Wayward Son (Simon Snow, #2)(35)



“I’m an American,” the goat-man says. “Fourth generation. My family came here to get away from the likes of you.”

“Magicians?” she asks.

“Indians?” Snow says.

“The fucking English,” the goat replies.

I clear my throat. “Apologies,” I say to the polecat. “We didn’t realize we were entering any zone. We don’t know the rules here.”

The goat-man is patting me now, and being significantly more skeevy. I could probably snap his neck—I might even take the polecat down before he can shoot me, I am very fast—but there are other shadows lurking behind them. Who knows what sort of warped menagerie is out there? How many man-things with shotguns?

“So,” I say, ignoring the goat breath, “we’re terribly sorry. We’ll move along now.”

“Ignorance of the law is no excuse,” the polecat says. “And the law is very clear on this matter: No Speakers in the Quiet Zone, not outside of the reservation or off the interstate. The Normals in these parts, few as they are, are ours.”

“We don’t want your Normals,” Bunce says.

“Your kind never gets enough,” the polecat says, spitting again. “If we let you go your merry way, that sends a message. That we’re not holding up our end of the bargain.” He aims his gun at Simon. “You look more like one of us than one of them. What are you? Red devil? Spite sprite? Were-adactyl?”

Simon’s jaw is set. His cheeks are dark, even in the bright lights. He’s watching the goat-man check my back pockets. Again.

The polecat looks over at the goat’s hands. “For God’s sake, Terry. Get your giggles on your own time.”

And then Simon goes off.

He’s less explosive than he used to be—but no less a spectacle.

He tosses my wand over his shoulder with his tail, catches it in his right hand, then slams it into the goat’s neck. The goat falls into me like a stack of wet bricks, and I shove him off, thinking only of the gun.

Bunce had the same thought. She’s lunged at the polecat. They’re both on the ground, clinging to the barrel of the shotgun. I pull the polecat away from her, and his gun goes off—for the last time. I seize hold of it and break it over my knee. (It doesn’t hurt.)

“Don’t let him bite you!” someone shouts. “He’s were!”

“As if I’d want the likes of you in my surfeit,” the polecat snarls.
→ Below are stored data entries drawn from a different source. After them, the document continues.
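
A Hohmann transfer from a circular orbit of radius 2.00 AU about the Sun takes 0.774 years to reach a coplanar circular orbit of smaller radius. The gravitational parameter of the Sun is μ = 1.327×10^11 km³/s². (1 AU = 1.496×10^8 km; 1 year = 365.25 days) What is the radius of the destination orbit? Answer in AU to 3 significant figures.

In km: r₁ = 2.00 × 1.496×10^8 = 2.992×10^8 km.
Transfer time t = 0.774 years × 365.25 × 86400 s = 2.44255824×10^7 s, and t = π√(a_t³/μ).
So a_t = (μ t²/π²)^(1/3) = (1.327×10^11 × (2.44255824×10^7)² / π²)^(1/3) = 2.0018×10^8 km.
Since a_t = (r₁ + r₂)/2, r₂ = 2a_t − r₁ = 2×2.0018×10^8 − 2.992×10^8 = 1.0116×10^8 km.
In AU: r₂ = 1.0116×10^8 / 1.496×10^8 = 0.676 AU.

r₂ = 0.676 AU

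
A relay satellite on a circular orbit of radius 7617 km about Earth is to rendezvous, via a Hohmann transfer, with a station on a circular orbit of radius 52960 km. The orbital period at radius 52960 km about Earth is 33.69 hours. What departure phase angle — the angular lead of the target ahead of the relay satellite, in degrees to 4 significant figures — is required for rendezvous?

φ = 102.1°

From Kepler's third law T² = 4π²r³/μ at r = 52960 km, T = 33.69 hours = 33.69 × 3600 s = 1.21284×10^5 s: μ = 4π²r³/T² = 3.98654×10^5 km³/s².
Semi-major axis of the transfer orbit: a_t = (7617 + 52960)/2 = 30288.5 km.
Transfer time t = π√(a_t³/μ) = 26228 s.
The target's mean motion on its circular orbit is ω₂ = √(μ/r₂³) = 5.1806×10^-5 rad/s.
Angle swept by the target during transfer: ω₂·t = 1.35877 rad = 77.852°.
Arrival is 180° from departure on the ellipse, so φ = 180° − 77.852° = 102.1°.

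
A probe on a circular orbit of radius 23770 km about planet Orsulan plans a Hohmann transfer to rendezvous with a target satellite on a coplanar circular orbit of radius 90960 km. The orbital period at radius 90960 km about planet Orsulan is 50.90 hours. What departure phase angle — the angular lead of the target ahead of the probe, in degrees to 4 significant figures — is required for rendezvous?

φ = 89.85°

From Kepler's third law T² = 4π²r³/μ at r = 90960 km, T = 50.90 hours = 50.90 × 3600 s = 1.8324×10^5 s: μ = 4π²r³/T² = 8.84852×10^5 km³/s².
Semi-major axis of the transfer orbit: a_t = (23770 + 90960)/2 = 57365 km.
Transfer time t = π√(a_t³/μ) = 45887 s.
Target angular speed ω₂ = √(μ/r₂³) = 3.4289×10^-5 rad/s.
Angle swept by the target during transfer: ω₂·t = 1.5734 rad = 90.15°.
The probe traverses 180° on the transfer ellipse, so the target must lead by 180° − 90.15° = 89.85°.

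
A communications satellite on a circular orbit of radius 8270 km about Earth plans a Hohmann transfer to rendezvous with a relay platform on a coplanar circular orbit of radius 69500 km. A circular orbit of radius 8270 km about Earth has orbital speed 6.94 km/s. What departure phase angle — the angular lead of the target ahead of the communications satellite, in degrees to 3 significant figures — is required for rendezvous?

φ = 105°

From the circular-orbit relation v² = μ/r at r = 8270 km: μ = v²r = (6.94)² × 8270 = 3.98313×10^5 km³/s².
The Hohmann ellipse has a_t = (r₁ + r₂)/2 = 38885 km.
Transfer time t = π√(a_t³/μ) = 38169 s.
The target's mean motion on its circular orbit is ω₂ = √(μ/r₂³) = 3.4446×10^-5 rad/s.
Angle swept by the target during transfer: ω₂·t = 1.3148 rad = 75.33°.
Arrival is 180° from departure on the ellipse, so φ = 180° − 75.33° = 105°.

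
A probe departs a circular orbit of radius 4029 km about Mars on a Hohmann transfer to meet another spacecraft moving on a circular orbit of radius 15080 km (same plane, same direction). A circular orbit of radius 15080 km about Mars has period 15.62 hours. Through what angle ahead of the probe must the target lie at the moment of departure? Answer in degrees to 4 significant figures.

φ = 89.22°

From Kepler's third law T² = 4π²r³/μ at r = 15080 km, T = 15.62 hours = 15.62 × 3600 s = 56232 s: μ = 4π²r³/T² = 42815.1 km³/s².
The Hohmann ellipse has a_t = (r₁ + r₂)/2 = 9554.5 km.
The half-period of the transfer ellipse is t = π√(a_t³/μ) = 14179.6 s.
The target's mean motion on its circular orbit is ω₂ = √(μ/r₂³) = 1.11737×10^-4 rad/s.
Angle swept by the target during transfer: ω₂·t = 1.5844 rad = 90.78°.
Arrival is 180° from departure on the ellipse, so φ = 180° − 90.78° = 89.22°.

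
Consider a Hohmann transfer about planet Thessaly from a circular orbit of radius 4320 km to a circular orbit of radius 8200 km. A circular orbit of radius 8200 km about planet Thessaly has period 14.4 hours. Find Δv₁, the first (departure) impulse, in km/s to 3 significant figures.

Δv₁ = 0.198 km/s

From Kepler's third law T² = 4π²r³/μ at r = 8200 km, T = 14.4 hours = 14.4 × 3600 s = 51840 s: μ = 4π²r³/T² = 8099.74 km³/s².
Semi-major axis of the transfer orbit: a_t = (4320 + 8200)/2 = 6260 km.
On the circular orbit at r = 4320 km, v_c = √(μ/r) = 1.3693 km/s.
Transfer-orbit speed at the same r (vis-viva, a = a_t): v_t = √[μ(2/r − 1/a_t)] = 1.5672 km/s.
Δv₁ = |v_t − v_c| = |1.5672 − 1.3693| = 0.1979 km/s.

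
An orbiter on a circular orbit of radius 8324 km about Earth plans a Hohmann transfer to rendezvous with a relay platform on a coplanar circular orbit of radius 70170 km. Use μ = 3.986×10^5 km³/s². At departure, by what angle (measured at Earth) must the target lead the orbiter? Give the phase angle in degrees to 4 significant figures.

Transfer-ellipse semi-major axis a_t = (r₁ + r₂)/2 = (8324 + 70170)/2 = 39247 km.
Transfer time t = π√(a_t³/μ) = 38690 s.
Target angular speed ω₂ = √(μ/r₂³) = 3.397×10^-5 rad/s.
Angle swept by the target during transfer: ω₂·t = 1.314 rad = 75.29°.
Arrival is 180° from departure on the ellipse, so φ = 180° − 75.29° = 104.7°.

φ = 104.7°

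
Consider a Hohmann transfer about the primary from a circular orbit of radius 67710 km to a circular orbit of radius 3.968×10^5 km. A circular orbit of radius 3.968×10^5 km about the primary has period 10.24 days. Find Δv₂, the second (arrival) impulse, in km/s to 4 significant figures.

From Kepler's third law T² = 4π²r³/μ at r = 3.968×10^5 km, T = 10.24 days = 10.24 × 86400 s = 8.84736×10^5 s: μ = 4π²r³/T² = 3.15099×10^6 km³/s².
Semi-major axis of the transfer orbit: a_t = (67710 + 3.968×10^5)/2 = 2.32255×10^5 km.
Circular speed at r = 3.968×10^5 km: v_c = √(μ/r) = 2.818 km/s.
Vis-viva on the transfer ellipse at r = 3.968×10^5 km gives v_t = √[μ(2/r − 1/a_t)] = 1.522 km/s.
Δv₂ = |v_t − v_c| = |1.522 − 2.818| = 1.296 km/s.

Δv₂ = 1.296 km/s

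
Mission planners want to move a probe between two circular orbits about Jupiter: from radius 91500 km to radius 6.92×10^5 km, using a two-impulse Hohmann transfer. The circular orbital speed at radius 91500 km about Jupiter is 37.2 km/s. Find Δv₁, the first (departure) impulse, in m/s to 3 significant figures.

From the circular-orbit relation v² = μ/r at r = 91500 km: μ = v²r = (37.2)² × 91500 = 1.26621×10^8 km³/s².
The Hohmann ellipse has a_t = (r₁ + r₂)/2 = 3.9175×10^5 km.
On the circular orbit at r = 91500 km, v_c = √(μ/r) = 37.20 km/s.
Vis-viva on the transfer ellipse at r = 91500 km gives v_t = √[μ(2/r − 1/a_t)] = 49.44 km/s.
Δv₁ = |v_t − v_c| = |49.44 − 37.20| = 12.24 km/s.

Δv₁ = 12200 m/s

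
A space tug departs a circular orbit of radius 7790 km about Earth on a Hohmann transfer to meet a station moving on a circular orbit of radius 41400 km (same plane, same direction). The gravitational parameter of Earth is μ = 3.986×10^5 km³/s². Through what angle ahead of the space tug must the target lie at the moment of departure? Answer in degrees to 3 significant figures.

The Hohmann ellipse has a_t = (r₁ + r₂)/2 = 24595 km.
Transfer time t = π√(a_t³/μ) = 19193 s.
The target's mean motion on its circular orbit is ω₂ = √(μ/r₂³) = 7.4949×10^-5 rad/s.
Angle swept by the target during transfer: ω₂·t = 1.4385 rad = 82.42°.
The space tug traverses 180° on the transfer ellipse, so the target must lead by 180° − 82.42° = 97.6°.

φ = 97.6°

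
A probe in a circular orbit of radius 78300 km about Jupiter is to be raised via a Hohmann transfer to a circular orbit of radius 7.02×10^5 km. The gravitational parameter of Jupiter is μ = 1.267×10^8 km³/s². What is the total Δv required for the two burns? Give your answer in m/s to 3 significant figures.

Semi-major axis of the transfer orbit: a_t = (78300 + 7.020×10^5)/2 = 3.9015×10^5 km.
Circular speed at r₁: v₁ = √(μ/r₁) = √(1.267×10^8/78300) = 40.23 km/s.
Transfer-orbit speed at r₁ (vis-viva equation): v_p = √[μ(2/r₁ − 1/a_t)] = 53.96 km/s.
First burn Δv₁ = |v_p − v₁| = 13.73 km/s.
At r₂, v₂ = √(μ/r₂) = 13.4344 km/s.
Transfer-orbit speed at r₂: v_a = √[μ(2/r₂ − 1/a_t)] = 6.01845 km/s.
Second burn Δv₂ = |v₂ − v_a| = 7.416 km/s.
Δv = Δv₁ + Δv₂ = 13.73 + 7.416 = 21.15 km/s.

Δv = 21100 m/s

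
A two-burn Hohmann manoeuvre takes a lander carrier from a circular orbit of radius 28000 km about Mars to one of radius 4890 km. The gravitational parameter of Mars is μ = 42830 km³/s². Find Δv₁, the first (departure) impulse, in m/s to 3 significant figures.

Transfer-ellipse semi-major axis a_t = (r₁ + r₂)/2 = (28000 + 4890)/2 = 16445 km.
On the circular orbit at r = 28000 km, v_c = √(μ/r) = 1.2368 km/s.
Vis-viva on the transfer ellipse at r = 28000 km gives v_t = √[μ(2/r − 1/a_t)] = 0.67442 km/s.
Δv₁ = |v_t − v_c| = |0.67442 − 1.2368| = 0.5624 km/s.

Δv₁ = 562 m/s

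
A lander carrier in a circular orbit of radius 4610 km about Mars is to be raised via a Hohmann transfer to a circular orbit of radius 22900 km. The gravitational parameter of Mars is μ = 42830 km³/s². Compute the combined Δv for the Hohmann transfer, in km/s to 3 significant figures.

Δv = 1.46 km/s

The Hohmann ellipse has a_t = (r₁ + r₂)/2 = 13755 km.
At r₁ the circular-orbit speed is v₁ = √(μ/r₁) = 3.0481 km/s.
Transfer-orbit speed at r₁ (vis-viva equation): v_p = √[μ(2/r₁ − 1/a_t)] = 3.9329 km/s.
First burn Δv₁ = |v_p − v₁| = 0.8848 km/s.
Circular speed at r₂: v₂ = √(μ/r₂) = 1.3676 km/s.
Transfer-orbit speed at r₂: v_a = √[μ(2/r₂ − 1/a_t)] = 0.79173 km/s.
Second burn Δv₂ = |v₂ − v_a| = 0.5759 km/s.
Total Δv = Δv₁ + Δv₂ = 1.461 km/s.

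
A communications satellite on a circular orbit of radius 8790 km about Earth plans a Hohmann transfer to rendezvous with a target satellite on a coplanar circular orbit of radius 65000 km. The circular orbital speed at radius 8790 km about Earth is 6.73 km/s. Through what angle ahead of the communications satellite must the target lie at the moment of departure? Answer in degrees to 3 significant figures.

From the circular-orbit relation v² = μ/r at r = 8790 km: μ = v²r = (6.73)² × 8790 = 3.98125×10^5 km³/s².
Semi-major axis of the transfer orbit: a_t = (8790 + 65000)/2 = 36895 km.
Transfer time t = π√(a_t³/μ) = 35290 s.
Target angular speed ω₂ = √(μ/r₂³) = 3.807×10^-5 rad/s.
Angle swept by the target during transfer: ω₂·t = 1.3435 rad = 76.98°.
Arrival is 180° from departure on the ellipse, so φ = 180° − 76.98° = 103°.

φ = 103°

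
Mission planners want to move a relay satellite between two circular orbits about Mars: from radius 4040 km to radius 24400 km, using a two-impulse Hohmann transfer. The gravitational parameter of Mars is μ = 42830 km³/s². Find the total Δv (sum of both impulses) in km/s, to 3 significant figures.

Transfer-ellipse semi-major axis a_t = (r₁ + r₂)/2 = (4040 + 24400)/2 = 14220 km.
At r₁ the circular-orbit speed is v₁ = √(μ/r₁) = 3.256 km/s.
On the transfer ellipse at r₁, v² = μ(2/r − 1/a) gives v_p = √[μ(2/r₁ − 1/a_t)] = 4.265 km/s.
First burn Δv₁ = |v_p − v₁| = 1.009 km/s.
At r₂, v₂ = √(μ/r₂) = 1.3249 km/s.
Transfer-orbit speed at r₂: v_a = √[μ(2/r₂ − 1/a_t)] = 0.70619 km/s.
Second burn Δv₂ = |v₂ − v_a| = 0.6187 km/s.
Δv = Δv₁ + Δv₂ = 1.009 + 0.6187 = 1.628 km/s.

Δv = 1.63 km/s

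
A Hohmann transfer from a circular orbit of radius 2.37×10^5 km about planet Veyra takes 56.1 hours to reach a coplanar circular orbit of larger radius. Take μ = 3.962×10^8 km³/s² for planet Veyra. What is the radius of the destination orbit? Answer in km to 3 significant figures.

Transfer time t = 56.1 hours = 2.0196×10^5 s, and t = π√(a_t³/μ).
So a_t = (μ t²/π²)^(1/3) = (3.962×10^8 × (2.0196×10^5)² / π²)^(1/3) = 1.1786×10^6 km.
Since a_t = (r₁ + r₂)/2, r₂ = 2a_t − r₁ = 2×1.1786×10^6 − 2.370×10^5 = 2.1202×10^6 km.

r₂ = 2.12×10^6 km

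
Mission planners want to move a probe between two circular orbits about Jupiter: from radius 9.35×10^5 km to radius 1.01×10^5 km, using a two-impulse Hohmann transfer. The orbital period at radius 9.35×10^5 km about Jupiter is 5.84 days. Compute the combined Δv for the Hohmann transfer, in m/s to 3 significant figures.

From Kepler's third law T² = 4π²r³/μ at r = 9.35×10^5 km, T = 5.84 days = 5.84 × 86400 s = 5.04576×10^5 s: μ = 4π²r³/T² = 1.26748×10^8 km³/s².
Transfer-ellipse semi-major axis a_t = (r₁ + r₂)/2 = (9.350×10^5 + 1.010×10^5)/2 = 5.180×10^5 km.
Circular speed at r₁: v₁ = √(μ/r₁) = √(1.26748×10^8/9.350×10^5) = 11.643 km/s.
On the transfer ellipse at r₁, v² = μ(2/r − 1/a) gives v_a = √[μ(2/r₁ − 1/a_t)] = 5.1412 km/s.
First burn Δv₁ = |v_a − v₁| = 6.502 km/s.
Circular speed at r₂: v₂ = √(μ/r₂) = 35.425 km/s.
Transfer-orbit speed at r₂: v_p = √[μ(2/r₂ − 1/a_t)] = 47.594 km/s.
Second burn Δv₂ = |v₂ − v_p| = 12.17 km/s.
Total Δv = Δv₁ + Δv₂ = 18.67 km/s.

Δv = 18700 m/s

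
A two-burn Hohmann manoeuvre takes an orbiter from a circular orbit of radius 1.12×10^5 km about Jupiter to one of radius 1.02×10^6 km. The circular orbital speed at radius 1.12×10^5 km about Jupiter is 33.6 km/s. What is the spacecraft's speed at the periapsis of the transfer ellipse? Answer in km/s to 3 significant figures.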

He’s a foot shorter than me, and he’s pawing at my chest with long, sharp claws. I drop the gun and grab him by his furry wrists. I don’t have a plan. I think I’m trying not to kill him.

I can see Simon in my peripheral vision, fighting someone/something that looks human, with hands that glow red. Simon is flapping above her, kicking her in the back, trying to avoid her red magic.

“Hey, vampire!” someone shouts. I ignore it.

Then I hear Penny yell, “Baz!”

I turn and see the Normal behind the wheel of his truck. Penny’s in the passenger seat, leaning out the window. “Come on!”

When I look back down at the polecat, he’s grinning. I catch a whiff of some hideous funk, and then I’m surrounded by it. I let go of his arms and shove him away from me.

“Baz!” Penny yells again. She’s still got her window open. Something small and hairy is scrabbling at her door. The truck is driving away. I run after it, shouting Simon’s name.

It’s easy to catch up. It’s easy to wrench the creature away from the cab. To leap into the truck bed. I’m standing in the back, screaming for Simon.

He’s still fighting. Kicking. Flying.

There’s a gunshot. Then three more. Then—

“Simon!”





28





SIMON


I’ll be damned and drawn and fucking quartered before I watch some devil-eyed goat feel up my boyfriend right in front of me.

Baz was trying to talk us out of this disaster, but it was never going to work—these creatures came for blood, they said so. Plus I recognized their vibe. They’ll take anything we’ve got, shake us down for information, then put our heads on pikes.

I like their chances. All three of us are deeply off our game. Penny and Baz are hamstrung and blinkered without their magic. Baz is probably the most powerful being here. But he thinks like a magician, not a vampire. Without his wand, the fight’s gone out of him—he wants to talk. Well, we’ll never talk our way out of this.

We don’t even know what we’re dealing with; is this a posse or an army? None of us know the first thing about American magickal creatures. I’m not even sure what that animal with the rifle is—a badger?

The Mage always said America was a constant threat to the World of Mages. America is decentralized, unorganized, magickally lawless. The magicians here don’t even talk to each other if they’re not related. It’s every mage for himself.

“Mavericks and terrorists,” the Mage said. “No sense of community, no common goals. Half of them using their magic to wash the dishes, half of them living like debauched sultans.

“I blame the vernacular. Wholly unstable! Too much in flux! Their dialect is like a river stripped of its natural bends and shallows—their spells expire before they ever master them.